Django had never regretted driving up to Huck’s that day, leaving Willis locked in the trailer and Linda back behind the elementary school. For a while he was in a world of trouble, but once he and Aunt Robin got to Tampa, it was like they had moved to another planet. He just wished he knew if Madora was safe. He had asked Mr. Guerin to spend some of his trust money looking for her and he said he would when Django graduated from high school. Dr. Bee said Madora had been as much a prisoner as Linda. She got that right. He wished his mother were around to talk to. She liked philosophical conversations. Aunt Robin preferred facts and was going to make a great lawyer.

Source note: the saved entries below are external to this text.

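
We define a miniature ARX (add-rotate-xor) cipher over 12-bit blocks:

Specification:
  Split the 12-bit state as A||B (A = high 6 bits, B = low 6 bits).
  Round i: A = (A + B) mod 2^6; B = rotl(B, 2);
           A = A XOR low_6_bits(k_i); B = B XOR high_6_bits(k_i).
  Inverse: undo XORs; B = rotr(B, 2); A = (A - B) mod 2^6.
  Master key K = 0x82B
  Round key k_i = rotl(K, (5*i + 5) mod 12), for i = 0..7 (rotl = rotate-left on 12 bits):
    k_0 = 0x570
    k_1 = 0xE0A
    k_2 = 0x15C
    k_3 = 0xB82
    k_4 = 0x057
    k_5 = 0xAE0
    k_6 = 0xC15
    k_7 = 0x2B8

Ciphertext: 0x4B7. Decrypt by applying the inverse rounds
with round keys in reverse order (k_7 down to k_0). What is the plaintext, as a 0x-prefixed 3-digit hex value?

s_0 = ciphertext = 0x4B7
s_1 = InvRound(s_0, k_7) = 0x2DF
s_2 = InvRound(s_1, k_6) = 0x8FB
s_3 = InvRound(s_2, k_5) = 0xFC4
s_4 = InvRound(s_3, k_4) = 0x5D1
s_5 = InvRound(s_4, k_3) = 0x5BF
s_6 = InvRound(s_5, k_2) = 0x72E
s_7 = InvRound(s_6, k_1) = 0xC65
s_8 = InvRound(s_7, k_0) = 0xD4C

0xD4C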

Basically, Django’s life was turning out okay. His new school was okay and he got along with Aunt Robin okay. Okay-okay-okay, but nothing great, except the piano and Foo. They were stellar. Huck too. Django spent vacation time with him. They went up to Canada to a private lake
and fished every day, which got sort of boring after a week. But Huck listened when Django talked about music, and his friends were cool. They treated Django like one of the guys and let him drink beer. Another time they went for a cruise in the Caribbean on a big sailboat. More fishing, but he got to scuba, which was awesome. Otherwise, sailing was boring, but okay.